Librerie come palestre per allenare il cervello. La vera domanda è: 'Perché andavano chiuse?'

  • Marco Bernardini
    Marco Bernardini
Piccoli e timidi passi verso una parvenza di normalità. Il nuovo decreto firmato dal premier Giuseppe Conte prevede, per martedì, la riapertura di alcune attività industriali e commerciali. Tra quelle che più interessano e toccano da vicino il nostro quotidiano, due sono state accolte dalla comunità con spirito differente. Totale apprezzamento per il 'via libera' concessa a tutti i negozi che vendono articoli di abbigliamento per neonati e bambini. Una scelta giusta e motivata senza alcun tipo di riserva. I piccolissimi e i piccoli crescono alla velocità della luce. Un paio di scarpette o una tutina comprate un mese fa non vanno più bene e occorre provvedere. Così come per le mamme le quali in stato di gravidanza erano obbligate a indossare grembiuloni e vestiti extralarge e ora rivendicano giustamente abiti più femminili.

Curiosa e di fatto inattesa la reazione della gente al secondo provvedimento che prevede la riapertura a tempo pieno delle librerie, grandi o piccole che siano. Una cascata di commenti in rete. Alcuni di compiacimento, molti di indifferenza, tantissimi di critica. Alla base una domanda unica e precisa: 'Perché le librerie?'. Un quesito a mio avviso posto in maniera sbagliata perché, in realtà, l’interrogativo avrebbe dovuto essere un altro e formulato a tempo debito. Ovvero: 'Perché chiudere le librerie?'. Non si tratta di un sofisma ma di un ragionamento sul quale ciascuno di noi dovrebbe riflettere. 

Sarebbe troppo facile ragionare in termini romantici e squisitamente letterari della serie 'il libro nutre l’anima come il pane soddisfa le esigenze del corpo'. È ciò che, legittimamente, sostengono intellettuali e scrittori venendo per questa loro posizione giudicati 'radical chic' lontani dal pensare comune. Mettiamola dunque in un altro modo, più terra a terra, e diciamo che le librerie in un momento tanto complicato come questo sono in grado di fornire ciò che viene comunemente definito come un bene necessario. Esattamente e al pari delle edicole, grazie alla cui attività non abbiamo mai smesso di garantirci la corretta e democratica informazione su quel che di tragico sta accadendo in Italia e nel mondo. Tra l’altro in edicola vengono venduti anche alcuni libri così come nelle librerie possiamo trovare quotidiani, riviste, cd di musica e cinema.

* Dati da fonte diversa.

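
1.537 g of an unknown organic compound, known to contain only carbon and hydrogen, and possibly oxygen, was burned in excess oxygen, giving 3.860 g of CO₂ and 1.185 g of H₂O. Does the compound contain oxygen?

mol C = 3.860 g CO₂ ÷ 44.009 g/mol = 0.087709 mol
mol H = 2 × 1.185 g H₂O ÷ 18.015 g/mol = 0.13156 mol
C and H account for only 1.1861 g of the 1.537 g sample; the remaining 0.35091 g must be oxygen.

yes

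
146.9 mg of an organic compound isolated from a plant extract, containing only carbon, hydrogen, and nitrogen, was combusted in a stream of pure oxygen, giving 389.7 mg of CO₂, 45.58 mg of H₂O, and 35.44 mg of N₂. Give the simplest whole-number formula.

mol C = 0.3897 g CO₂ ÷ 44.009 g/mol = 0.0088550 mol
mol H = 2 × 0.04558 g H₂O ÷ 18.015 g/mol = 0.0050602 mol
mol N = 2 × 0.03544 g N₂ ÷ 28.014 g/mol = 0.0025302 mol
Divide by the smallest (0.0025302 mol): C 3.500, H 2.000, N 1.000
Multiplying each by 2 gives whole numbers: C 7.00, H 4.00, N 2.00

C7H4N2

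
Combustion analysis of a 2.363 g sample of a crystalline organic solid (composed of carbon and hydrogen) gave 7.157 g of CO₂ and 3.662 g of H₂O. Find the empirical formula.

mol C = 7.157 g CO₂ ÷ 44.009 g/mol = 0.16263 mol
mol H = 2 × 3.662 g H₂O ÷ 18.015 g/mol = 0.40655 mol
Divide by the smallest (0.16263 mol): C 1.000, H 2.500
Multiplying each by 2 gives whole numbers: C 2.00, H 5.00

C2H5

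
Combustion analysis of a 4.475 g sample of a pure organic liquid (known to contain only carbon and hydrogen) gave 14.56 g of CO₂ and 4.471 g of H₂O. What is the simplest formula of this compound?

C2H3

mol C = 14.56 g CO₂ ÷ 44.009 g/mol = 0.33084 mol
mol H = 2 × 4.471 g H₂O ÷ 18.015 g/mol = 0.49636 mol
Divide by the smallest (0.33084 mol): C 1.000, H 1.500
Multiplying each by 2 gives whole numbers: C 2.00, H 3.00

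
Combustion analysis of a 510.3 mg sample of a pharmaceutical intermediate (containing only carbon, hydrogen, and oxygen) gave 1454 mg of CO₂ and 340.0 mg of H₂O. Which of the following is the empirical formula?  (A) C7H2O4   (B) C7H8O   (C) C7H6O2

(B) C7H8O

mol C = 1.454 g CO₂ ÷ 44.009 g/mol = 0.033039 mol
mol H = 2 × 0.3400 g H₂O ÷ 18.015 g/mol = 0.037746 mol
mass O = 0.5103 − (0.39683 + 0.038048) = 0.075424 g → mol O = 0.075424 ÷ 15.999 = 0.0047143 mol
Divide by the smallest (0.0047143 mol): C 7.008, H 8.007, O 1.000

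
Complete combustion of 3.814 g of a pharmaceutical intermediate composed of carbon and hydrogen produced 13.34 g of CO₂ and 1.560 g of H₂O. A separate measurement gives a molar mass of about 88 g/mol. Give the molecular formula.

mol C = 13.34 g CO₂ ÷ 44.009 g/mol = 0.30312 mol
mol H = 2 × 1.560 g H₂O ÷ 18.015 g/mol = 0.17319 mol
Divide by the smallest (0.17319 mol): C 1.750, H 1.000
Multiplying each by 4 gives whole numbers: C 7.00, H 4.00
Empirical formula: C7H4
Empirical-formula mass = 88.11 g/mol; 88 ÷ 88.11 ≈ 1, so the molecular formula is C7H4.

C7H4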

L’aspetto economico della vicenda, poi, non dovrebbe rappresentare motivo di perplessità. Oltre alle grandi catene editoriali - Feltrinelli, Mondadori e Rizzoli - esistono migliaia di piccoli librai indipendenti che vivono il loro status commerciale da autentici artigiani con i pochi 'pro' e i molti 'contro' determinati dall’emergenza. Alcuni si sono inventati la distribuzione di libri a casa come per le pizze e i piatti da asporto garantendosi un minimo di incasso. Una goccia di dolce nel bicchiere colmo di veleno. Ora, con la riapertura, è augurabile che la situazione possa trovare una quadra almeno accettabile.

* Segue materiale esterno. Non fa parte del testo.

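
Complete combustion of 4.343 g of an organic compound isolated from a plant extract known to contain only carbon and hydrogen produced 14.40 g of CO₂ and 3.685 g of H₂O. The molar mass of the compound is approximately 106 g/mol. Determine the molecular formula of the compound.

mol C = 14.40 g CO₂ ÷ 44.009 g/mol = 0.32721 mol
mol H = 2 × 3.685 g H₂O ÷ 18.015 g/mol = 0.40910 mol
Divide by the smallest (0.32721 mol): C 1.000, H 1.250
Multiplying each by 4 gives whole numbers: C 4.00, H 5.00
Empirical formula: C4H5
Empirical-formula mass = 53.08 g/mol; 106 ÷ 53.08 ≈ 2, so the molecular formula is C8H10.

C8H10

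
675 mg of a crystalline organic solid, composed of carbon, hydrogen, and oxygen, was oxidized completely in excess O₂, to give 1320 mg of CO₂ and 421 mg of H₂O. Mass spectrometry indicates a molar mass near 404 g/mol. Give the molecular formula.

mol C = 1.32 g CO₂ ÷ 44.009 g/mol = 0.02999 mol
mol H = 2 × 0.421 g H₂O ÷ 18.015 g/mol = 0.04674 mol
mass O = 0.675 − (0.3603 + 0.04711) = 0.2676 g → mol O = 0.2676 ÷ 15.999 = 0.01673 mol
Divide by the smallest (0.01673 mol): C 1.793, H 2.794, O 1.000
Multiplying each by 5 gives whole numbers: C 8.97, H 13.97, O 5.00
Empirical formula: C9H14O5
Empirical-formula mass = 202.21 g/mol; 404 ÷ 202.21 ≈ 2, so the molecular formula is C18H28O10.

C18H28O10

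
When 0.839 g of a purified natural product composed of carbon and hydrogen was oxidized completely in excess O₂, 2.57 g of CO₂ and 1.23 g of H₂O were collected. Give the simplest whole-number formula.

mol C = 2.57 g CO₂ ÷ 44.009 g/mol = 0.05840 mol
mol H = 2 × 1.23 g H₂O ÷ 18.015 g/mol = 0.1366 mol
Divide by the smallest (0.05840 mol): C 1.000, H 2.338
Multiplying each by 3 gives whole numbers: C 3.00, H 7.02

C3H7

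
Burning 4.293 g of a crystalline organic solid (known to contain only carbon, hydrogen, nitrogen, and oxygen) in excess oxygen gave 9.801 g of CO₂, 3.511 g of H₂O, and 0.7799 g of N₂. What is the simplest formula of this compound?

mol C = 9.801 g CO₂ ÷ 44.009 g/mol = 0.22270 mol
mol H = 2 × 3.511 g H₂O ÷ 18.015 g/mol = 0.38979 mol
mol N = 2 × 0.7799 g N₂ ÷ 28.014 g/mol = 0.055679 mol
mass O = 4.293 − (2.6749 + 0.39290 + 0.77990) = 0.44529 g → mol O = 0.44529 ÷ 15.999 = 0.027833 mol
Divide by the smallest (0.027833 mol): C 8.002, H 14.005, N 2.001, O 1.000

C8H14N2O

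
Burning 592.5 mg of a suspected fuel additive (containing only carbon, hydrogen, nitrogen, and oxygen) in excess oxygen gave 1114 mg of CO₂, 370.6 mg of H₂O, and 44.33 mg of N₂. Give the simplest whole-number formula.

mol C = 1.114 g CO₂ ÷ 44.009 g/mol = 0.025313 mol
mol H = 2 × 0.3706 g H₂O ÷ 18.015 g/mol = 0.041143 mol
mol N = 2 × 0.04433 g N₂ ÷ 28.014 g/mol = 0.0031648 mol
mass O = 0.5925 − (0.30403 + 0.041473 + 0.044330) = 0.20266 g → mol O = 0.20266 ÷ 15.999 = 0.012667 mol
Divide by the smallest (0.0031648 mol): C 7.998, H 13.000, N 1.000, O 4.002

C8H13NO4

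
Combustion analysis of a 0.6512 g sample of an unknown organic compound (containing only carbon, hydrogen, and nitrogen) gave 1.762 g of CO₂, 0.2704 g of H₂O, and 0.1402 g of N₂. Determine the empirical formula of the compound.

C4H3N

mol C = 1.762 g CO₂ ÷ 44.009 g/mol = 0.040037 mol
mol H = 2 × 0.2704 g H₂O ÷ 18.015 g/mol = 0.030019 mol
mol N = 2 × 0.1402 g N₂ ÷ 28.014 g/mol = 0.010009 mol
Divide by the smallest (0.010009 mol): C 4.000, H 2.999, N 1.000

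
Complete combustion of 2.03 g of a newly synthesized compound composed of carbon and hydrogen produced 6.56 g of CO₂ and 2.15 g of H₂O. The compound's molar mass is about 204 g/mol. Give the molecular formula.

mol C = 6.56 g CO₂ ÷ 44.009 g/mol = 0.1491 mol
mol H = 2 × 2.15 g H₂O ÷ 18.015 g/mol = 0.2387 mol
Divide by the smallest (0.1491 mol): C 1.000, H 1.601
Multiplying each by 5 gives whole numbers: C 5.00, H 8.01
Empirical formula: C5H8
Empirical-formula mass = 68.12 g/mol; 204 ÷ 68.12 ≈ 3, so the molecular formula is C15H24.

C15H24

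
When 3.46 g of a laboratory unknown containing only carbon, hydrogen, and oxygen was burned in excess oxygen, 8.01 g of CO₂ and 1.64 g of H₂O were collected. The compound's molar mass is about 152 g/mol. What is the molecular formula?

mol C = 8.01 g CO₂ ÷ 44.009 g/mol = 0.1820 mol
mol H = 2 × 1.64 g H₂O ÷ 18.015 g/mol = 0.1821 mol
mass O = 3.46 − (2.186 + 0.1835) = 1.090 g → mol O = 1.090 ÷ 15.999 = 0.06815 mol
Divide by the smallest (0.06815 mol): C 2.671, H 2.672, O 1.000
Multiplying each by 3 gives whole numbers: C 8.01, H 8.01, O 3.00
Empirical formula: C8H8O3
Empirical-formula mass = 152.15 g/mol; 152 ÷ 152.15 ≈ 1, so the molecular formula is C8H8O3.

C8H8O3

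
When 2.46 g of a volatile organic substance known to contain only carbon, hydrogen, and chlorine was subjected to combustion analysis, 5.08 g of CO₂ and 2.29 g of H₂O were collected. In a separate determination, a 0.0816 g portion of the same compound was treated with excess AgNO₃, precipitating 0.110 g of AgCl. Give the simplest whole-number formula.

mol C = 5.08 g CO₂ ÷ 44.009 g/mol = 0.1154 mol
mol H = 2 × 2.29 g H₂O ÷ 18.015 g/mol = 0.2542 mol
From the AgCl data: mol Cl per gram of compound = (0.110 ÷ 143.318) ÷ 0.0816 = 0.009406 mol/g, so in the 2.46 g combustion sample mol Cl = 0.02314 mol
Divide by the smallest (0.02314 mol): C 4.989, H 10.987, Cl 1.000

C5H11Cl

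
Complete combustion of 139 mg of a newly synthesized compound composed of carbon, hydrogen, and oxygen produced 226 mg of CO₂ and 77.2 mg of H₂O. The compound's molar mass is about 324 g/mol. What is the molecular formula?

mol C = 0.226 g CO₂ ÷ 44.009 g/mol = 0.005135 mol
mol H = 2 × 0.0772 g H₂O ÷ 18.015 g/mol = 0.008571 mol
mass O = 0.139 − (0.06168 + 0.008639) = 0.06868 g → mol O = 0.06868 ÷ 15.999 = 0.004293 mol
Divide by the smallest (0.004293 mol): C 1.196, H 1.997, O 1.000
Multiplying each by 5 gives whole numbers: C 5.98, H 9.98, O 5.00
Empirical formula: C6H10O5
Empirical-formula mass = 162.14 g/mol; 324 ÷ 162.14 ≈ 2, so the molecular formula is C12H20O10.

C12H20O10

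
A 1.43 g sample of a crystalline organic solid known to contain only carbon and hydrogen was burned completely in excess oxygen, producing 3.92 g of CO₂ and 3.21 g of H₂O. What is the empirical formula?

mol C = 3.92 g CO₂ ÷ 44.009 g/mol = 0.08907 mol
mol H = 2 × 3.21 g H₂O ÷ 18.015 g/mol = 0.3564 mol
Divide by the smallest (0.08907 mol): C 1.000, H 4.001

CH4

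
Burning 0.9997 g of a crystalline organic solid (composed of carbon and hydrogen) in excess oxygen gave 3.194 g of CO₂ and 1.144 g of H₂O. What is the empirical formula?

C4H7

mol C = 3.194 g CO₂ ÷ 44.009 g/mol = 0.072576 mol
mol H = 2 × 1.144 g H₂O ÷ 18.015 g/mol = 0.12701 mol
Divide by the smallest (0.072576 mol): C 1.000, H 1.750
Multiplying each by 4 gives whole numbers: C 4.00, H 7.00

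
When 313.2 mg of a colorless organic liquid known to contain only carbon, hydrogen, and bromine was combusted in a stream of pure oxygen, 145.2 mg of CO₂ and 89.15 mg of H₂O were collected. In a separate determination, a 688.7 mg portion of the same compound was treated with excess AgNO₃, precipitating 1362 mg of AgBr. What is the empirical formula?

mol C = 0.1452 g CO₂ ÷ 44.009 g/mol = 0.0032993 mol
mol H = 2 × 0.08915 g H₂O ÷ 18.015 g/mol = 0.0098973 mol
From the AgBr data: mol Br per gram of compound = (1.362 ÷ 187.772) ÷ 0.6887 = 0.010532 mol/g, so in the 0.3132 g combustion sample mol Br = 0.0032987 mol
Divide by the smallest (0.0032987 mol): C 1.000, H 3.000, Br 1.000

CH3Br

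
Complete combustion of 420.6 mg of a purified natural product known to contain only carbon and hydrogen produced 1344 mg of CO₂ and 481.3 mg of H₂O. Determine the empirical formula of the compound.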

Tutto dipenderà dalla risposta che saprà e vorrà dare la gente a questa nuova fase la quale, è bene sottolinearlo, non comporta alcun tipo di rischio sanitario e nel caso certamente minore di quelli che possiamo correre andando al supermercato o in panetteria. Gli utenti di questo mercatino ritrovato potrebbero essere non solo i frequentatori abituali delle librerie, ma tutti coloro i quali sentiranno in bisogno di allenare anche il cervello. Le palestre sono chiuse e il divieto di andare a correre liberamente per fortuna ci risparmia le scene un poco patetiche dei maratoneti inventati con la pancetta e il fiato corto. A loro, che magari non hanno mai aperto un libro, l’invito a fare un salto in libreria per scoprire quanto leggere sia bello e faccia bene.